New York - US and European stocks were higher late Friday, recovering from a rout the previous day caused by rising coronavirus cases in the United States and data denting hopes for a strong recovery from the pandemic’s devastation.

The scale of the damage was highlighted by news that the British economy shrank 20.4 percent month-on-month in April, a sharp reality check after markets rallied significantly from their March lows.

Analysts said the figures were awful but unsurprising and will hopefully represent the bottom as far as economic activity.

On that score, US consumer confidence figures were surprisingly good, bolstered as states moved to begin easing coronavirus restrictions.

The University of Michigan consumer sentiment index jumped to 78.9 from 72.3 in May, much better than economists had expected.

“Consumer sentiment posted its second monthly gain in early June, paced by gains in the outlook for personal finances and more favorable prospects for the national economy due to the reopening,” said Richard Curtin, chief economist of the Survey of Consumers.

Curtin cautioned, however, that while consumers are expecting things to get better, few anticipate a return to normalcy “anytime soon.”

Wall Street stocks finished a topsy-turvy session solidly higher, but lower for the week overall.

Art Hogan, chief market strategist at National Securities, said the trend in coronavirus cases added to worries about excess stock valuations and still-weak economic data.

“We thought we had peaked” on coronavirus, Hogan said, adding that higher cases numbers will slow the phased reopening of the economy following shutdowns to contain the virus.

“Going from phase two to phase three is going to take longer if we’re seeing an increase in cases,” he said.
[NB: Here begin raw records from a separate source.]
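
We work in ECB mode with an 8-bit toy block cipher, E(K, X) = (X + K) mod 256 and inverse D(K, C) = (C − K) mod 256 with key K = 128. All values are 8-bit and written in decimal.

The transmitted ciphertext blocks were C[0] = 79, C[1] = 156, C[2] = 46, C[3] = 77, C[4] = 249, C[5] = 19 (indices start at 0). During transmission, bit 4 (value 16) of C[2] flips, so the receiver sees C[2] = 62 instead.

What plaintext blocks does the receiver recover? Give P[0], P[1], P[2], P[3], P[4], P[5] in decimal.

ECB decryption: P_i = D(K, C_i).
Only C[2] changed, to 62. In ECB, a change in C_i affects only P_i. Decrypting the received ciphertext:
P[0]: D(K, 79) = 207.
P[1]: D(K, 156) = 28.
P[2]: D(K, 62) = 190.
P[3]: D(K, 77) = 205.
P[4]: D(K, 249) = 121.
P[5]: D(K, 19) = 147.
Blocks that differ from the original plaintext: P[2].

P[0] = 207, P[1] = 28, P[2] = 190, P[3] = 205, P[4] = 121, P[5] = 147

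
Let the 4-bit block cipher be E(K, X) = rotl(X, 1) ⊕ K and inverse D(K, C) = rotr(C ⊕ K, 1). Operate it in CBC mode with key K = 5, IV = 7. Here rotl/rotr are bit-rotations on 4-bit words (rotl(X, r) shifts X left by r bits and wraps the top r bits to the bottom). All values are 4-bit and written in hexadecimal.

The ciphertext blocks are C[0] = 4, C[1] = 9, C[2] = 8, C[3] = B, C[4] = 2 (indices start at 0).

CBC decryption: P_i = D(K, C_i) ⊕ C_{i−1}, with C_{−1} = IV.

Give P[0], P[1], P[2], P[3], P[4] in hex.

P[0] = F, P[1] = 2, P[2] = 7, P[3] = F, P[4] = 0

P[0]: D(K, 4) = 8; 8 ⊕ 7 = F.
P[1]: D(K, 9) = 6; 6 ⊕ 4 = 2.
P[2]: D(K, 8) = E; E ⊕ 9 = 7.
P[3]: D(K, B) = 7; 7 ⊕ 8 = F.
P[4]: D(K, 2) = B; B ⊕ B = 0.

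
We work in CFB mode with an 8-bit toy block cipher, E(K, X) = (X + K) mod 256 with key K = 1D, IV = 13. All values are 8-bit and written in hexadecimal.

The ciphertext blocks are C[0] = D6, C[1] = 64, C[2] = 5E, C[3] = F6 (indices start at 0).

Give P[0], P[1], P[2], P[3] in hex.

P[0] = E6, P[1] = 97, P[2] = DF, P[3] = 8D

CFB decryption: P_i = C_i ⊕ E(K, C_{i−1}), with C_{−1} = IV.
P[0]: E(K, 13) = 30; D6 ⊕ 30 = E6.
P[1]: E(K, D6) = F3; 64 ⊕ F3 = 97.
P[2]: E(K, 64) = 81; 5E ⊕ 81 = DF.
P[3]: E(K, 5E) = 7B; F6 ⊕ 7B = 8D.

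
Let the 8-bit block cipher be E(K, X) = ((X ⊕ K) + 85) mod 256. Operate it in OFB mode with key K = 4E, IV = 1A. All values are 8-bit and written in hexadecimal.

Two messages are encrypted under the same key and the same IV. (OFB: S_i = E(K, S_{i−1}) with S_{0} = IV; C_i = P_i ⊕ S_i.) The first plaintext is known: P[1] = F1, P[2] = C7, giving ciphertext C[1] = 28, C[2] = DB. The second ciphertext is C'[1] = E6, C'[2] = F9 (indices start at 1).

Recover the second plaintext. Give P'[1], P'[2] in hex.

In OFB with a reused IV, both messages share the same keystream S_i, so C_i ⊕ C'_i = P_i ⊕ P'_i and thus P'_i = P_i ⊕ C_i ⊕ C'_i.
P'[1]: F1 ⊕ 28 ⊕ E6 = 3F.
P'[2]: C7 ⊕ DB ⊕ F9 = E5.

P'[1] = 3F, P'[2] = E5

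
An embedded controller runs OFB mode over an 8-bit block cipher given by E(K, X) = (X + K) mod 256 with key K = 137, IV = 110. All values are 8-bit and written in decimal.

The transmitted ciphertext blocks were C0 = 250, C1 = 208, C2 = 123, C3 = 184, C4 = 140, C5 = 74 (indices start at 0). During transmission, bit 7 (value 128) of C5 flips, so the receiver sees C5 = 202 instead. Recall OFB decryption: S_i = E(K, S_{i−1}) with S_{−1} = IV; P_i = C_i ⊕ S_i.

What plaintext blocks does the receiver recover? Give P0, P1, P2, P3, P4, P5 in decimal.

P0 = 13, P1 = 80, P2 = 114, P3 = 42, P4 = 151, P5 = 110

Only C5 changed, to 202. In OFB, a change in C_i flips the same bit in P_i only; the keystream is unaffected. Decrypting the received ciphertext:
P0: S = E(K, 110) = 247; 250 ⊕ 247 = 13.
P1: S = E(K, 247) = 128; 208 ⊕ 128 = 80.
P2: S = E(K, 128) = 9; 123 ⊕ 9 = 114.
P3: S = E(K, 9) = 146; 184 ⊕ 146 = 42.
P4: S = E(K, 146) = 27; 140 ⊕ 27 = 151.
P5: S = E(K, 27) = 164; 202 ⊕ 164 = 110.
Blocks that differ from the original plaintext: P5.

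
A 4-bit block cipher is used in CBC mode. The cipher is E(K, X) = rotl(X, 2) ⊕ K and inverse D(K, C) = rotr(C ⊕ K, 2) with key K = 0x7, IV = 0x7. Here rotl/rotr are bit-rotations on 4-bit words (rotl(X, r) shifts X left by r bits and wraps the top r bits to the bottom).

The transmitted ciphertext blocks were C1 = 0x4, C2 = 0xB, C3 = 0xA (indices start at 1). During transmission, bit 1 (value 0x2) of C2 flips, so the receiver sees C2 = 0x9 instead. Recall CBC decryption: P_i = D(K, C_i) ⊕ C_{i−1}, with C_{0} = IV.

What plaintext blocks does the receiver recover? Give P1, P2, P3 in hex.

P1 = 0xB, P2 = 0xF, P3 = 0xE

Only C2 changed, to 0x9. In CBC, a change in C_i garbles P_i and flips the same bit in P_{i+1}. Decrypting the received ciphertext:
P1: D(K, 0x4) = 0xC; 0xC ⊕ 0x7 = 0xB.
P2: D(K, 0x9) = 0xB; 0xB ⊕ 0x4 = 0xF.
P3: D(K, 0xA) = 0x7; 0x7 ⊕ 0x9 = 0xE.
Blocks that differ from the original plaintext: P2, P3.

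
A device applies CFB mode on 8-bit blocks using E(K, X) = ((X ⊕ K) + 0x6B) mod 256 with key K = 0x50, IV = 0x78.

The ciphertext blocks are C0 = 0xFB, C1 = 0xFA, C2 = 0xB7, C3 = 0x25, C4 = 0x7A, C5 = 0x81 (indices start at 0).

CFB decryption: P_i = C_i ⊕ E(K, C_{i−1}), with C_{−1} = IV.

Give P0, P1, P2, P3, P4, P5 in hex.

P0: E(K, 0x78) = 0x93; 0xFB ⊕ 0x93 = 0x68.
P1: E(K, 0xFB) = 0x16; 0xFA ⊕ 0x16 = 0xEC.
P2: E(K, 0xFA) = 0x15; 0xB7 ⊕ 0x15 = 0xA2.
P3: E(K, 0xB7) = 0x52; 0x25 ⊕ 0x52 = 0x77.
P4: E(K, 0x25) = 0xE0; 0x7A ⊕ 0xE0 = 0x9A.
P5: E(K, 0x7A) = 0x95; 0x81 ⊕ 0x95 = 0x14.

P0 = 0x68, P1 = 0xEC, P2 = 0xA2, P3 = 0x77, P4 = 0x9A, P5 = 0x14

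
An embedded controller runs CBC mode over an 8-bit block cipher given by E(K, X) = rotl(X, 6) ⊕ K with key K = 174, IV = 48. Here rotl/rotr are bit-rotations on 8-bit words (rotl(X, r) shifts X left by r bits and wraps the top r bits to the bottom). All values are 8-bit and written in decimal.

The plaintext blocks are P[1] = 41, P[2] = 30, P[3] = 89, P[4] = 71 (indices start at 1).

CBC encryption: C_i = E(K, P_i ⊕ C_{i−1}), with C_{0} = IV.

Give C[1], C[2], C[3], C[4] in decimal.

C[1]: P[1] ⊕ 48 = 25; E(K, 25) = 232.
C[2]: P[2] ⊕ 232 = 246; E(K, 246) = 19.
C[3]: P[3] ⊕ 19 = 74; E(K, 74) = 60.
C[4]: P[4] ⊕ 60 = 123; E(K, 123) = 112.

C[1] = 232, C[2] = 19, C[3] = 60, C[4] = 112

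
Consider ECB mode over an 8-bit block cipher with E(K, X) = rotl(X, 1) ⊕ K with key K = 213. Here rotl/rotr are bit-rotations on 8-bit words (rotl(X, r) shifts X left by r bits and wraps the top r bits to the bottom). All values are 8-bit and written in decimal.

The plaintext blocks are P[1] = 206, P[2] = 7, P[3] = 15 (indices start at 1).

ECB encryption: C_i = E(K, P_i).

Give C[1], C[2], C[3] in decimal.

C[1] = 72, C[2] = 219, C[3] = 203

C[1]: E(K, 206) = 72.
C[2]: E(K, 7) = 219.
C[3]: E(K, 15) = 203.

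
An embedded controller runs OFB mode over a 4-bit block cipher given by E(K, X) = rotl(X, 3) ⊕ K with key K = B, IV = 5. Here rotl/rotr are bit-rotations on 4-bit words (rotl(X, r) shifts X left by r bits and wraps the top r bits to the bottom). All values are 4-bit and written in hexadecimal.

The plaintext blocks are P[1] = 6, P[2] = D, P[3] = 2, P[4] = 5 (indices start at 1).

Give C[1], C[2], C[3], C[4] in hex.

OFB encryption: S_i = E(K, S_{i−1}) with S_{0} = IV; C_i = P_i ⊕ S_i.
C[1]: S = E(K, 5) = 1; 6 ⊕ 1 = 7.
C[2]: S = E(K, 1) = 3; D ⊕ 3 = E.
C[3]: S = E(K, 3) = 2; 2 ⊕ 2 = 0.
C[4]: S = E(K, 2) = A; 5 ⊕ A = F.

C[1] = 7, C[2] = E, C[3] = 0, C[4] = F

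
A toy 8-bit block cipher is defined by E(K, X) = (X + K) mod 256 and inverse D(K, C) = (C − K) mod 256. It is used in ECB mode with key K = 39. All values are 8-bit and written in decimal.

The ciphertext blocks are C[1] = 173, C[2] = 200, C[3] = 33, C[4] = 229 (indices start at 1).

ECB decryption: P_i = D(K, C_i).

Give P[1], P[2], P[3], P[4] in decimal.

P[1]: D(K, 173) = 134.
P[2]: D(K, 200) = 161.
P[3]: D(K, 33) = 250.
P[4]: D(K, 229) = 190.

P[1] = 134, P[2] = 161, P[3] = 250, P[4] = 190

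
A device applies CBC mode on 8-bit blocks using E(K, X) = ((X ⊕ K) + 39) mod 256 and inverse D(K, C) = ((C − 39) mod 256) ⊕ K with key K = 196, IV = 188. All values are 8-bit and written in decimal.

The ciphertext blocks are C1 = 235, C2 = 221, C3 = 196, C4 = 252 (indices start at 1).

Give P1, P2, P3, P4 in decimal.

CBC decryption: P_i = D(K, C_i) ⊕ C_{i−1}, with C_{0} = IV.
P1: D(K, 235) = 0; 0 ⊕ 188 = 188.
P2: D(K, 221) = 114; 114 ⊕ 235 = 153.
P3: D(K, 196) = 89; 89 ⊕ 221 = 132.
P4: D(K, 252) = 17; 17 ⊕ 196 = 213.

P1 = 188, P2 = 153, P3 = 132, P4 = 213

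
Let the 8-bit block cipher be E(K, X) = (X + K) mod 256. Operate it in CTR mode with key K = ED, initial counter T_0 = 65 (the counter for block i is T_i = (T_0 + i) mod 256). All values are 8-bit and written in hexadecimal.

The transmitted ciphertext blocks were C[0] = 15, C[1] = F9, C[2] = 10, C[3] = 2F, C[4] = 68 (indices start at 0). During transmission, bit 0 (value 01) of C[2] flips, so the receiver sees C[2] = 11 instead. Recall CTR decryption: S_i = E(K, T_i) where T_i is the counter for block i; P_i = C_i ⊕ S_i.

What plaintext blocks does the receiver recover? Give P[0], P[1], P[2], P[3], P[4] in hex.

Only C[2] changed, to 11. In CTR, a change in C_i flips the same bit in P_i only; the keystream is unaffected. Decrypting the received ciphertext:
P[0]: T = 65, S = E(K, T) = 52; 15 ⊕ 52 = 47.
P[1]: T = 66, S = E(K, T) = 53; F9 ⊕ 53 = AA.
P[2]: T = 67, S = E(K, T) = 54; 11 ⊕ 54 = 45.
P[3]: T = 68, S = E(K, T) = 55; 2F ⊕ 55 = 7A.
P[4]: T = 69, S = E(K, T) = 56; 68 ⊕ 56 = 3E.
Blocks that differ from the original plaintext: P[2].

P[0] = 47, P[1] = AA, P[2] = 45, P[3] = 7A, P[4] = 3E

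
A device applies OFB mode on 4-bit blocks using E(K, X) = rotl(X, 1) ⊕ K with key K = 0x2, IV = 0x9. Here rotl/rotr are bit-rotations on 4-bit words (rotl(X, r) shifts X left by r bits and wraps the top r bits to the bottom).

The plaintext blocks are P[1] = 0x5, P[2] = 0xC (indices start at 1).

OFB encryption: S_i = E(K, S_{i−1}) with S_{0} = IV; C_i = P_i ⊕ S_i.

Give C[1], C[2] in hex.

C[1] = 0x4, C[2] = 0xC

C[1]: S = E(K, 0x9) = 0x1; 0x5 ⊕ 0x1 = 0x4.
C[2]: S = E(K, 0x1) = 0x0; 0xC ⊕ 0x0 = 0xC.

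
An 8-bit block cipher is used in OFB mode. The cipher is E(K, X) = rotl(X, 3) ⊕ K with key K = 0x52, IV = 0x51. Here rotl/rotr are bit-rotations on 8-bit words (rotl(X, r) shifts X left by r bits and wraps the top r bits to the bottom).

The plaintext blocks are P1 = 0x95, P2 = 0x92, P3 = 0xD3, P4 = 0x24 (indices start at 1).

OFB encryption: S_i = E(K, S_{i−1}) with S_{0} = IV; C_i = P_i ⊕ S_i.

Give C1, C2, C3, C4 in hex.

C1: S = E(K, 0x51) = 0xD8; 0x95 ⊕ 0xD8 = 0x4D.
C2: S = E(K, 0xD8) = 0x94; 0x92 ⊕ 0x94 = 0x06.
C3: S = E(K, 0x94) = 0xF6; 0xD3 ⊕ 0xF6 = 0x25.
C4: S = E(K, 0xF6) = 0xE5; 0x24 ⊕ 0xE5 = 0xC1.

C1 = 0x4D, C2 = 0x06, C3 = 0x25, C4 = 0xC1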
In Europe, markets finished well off their highs and Frankfurt closed in the red, shedding 0.2 percent to 11,949.28.

London’s FTSE 100 index finished up 0.5 percent at 6,105.18 points while in Paris, the CAC 40 added 0.5 percent to 4,839.26 points.

“As if it was not already clear that we are living through extraordinary times, investors are piling back into stock on Friday after a sharp sell-off a day earlier,” Craig Erlam, analyst at trading group OANDA, said earlier in the European trading day.

Asian markets fell but losses were relatively modest by the close.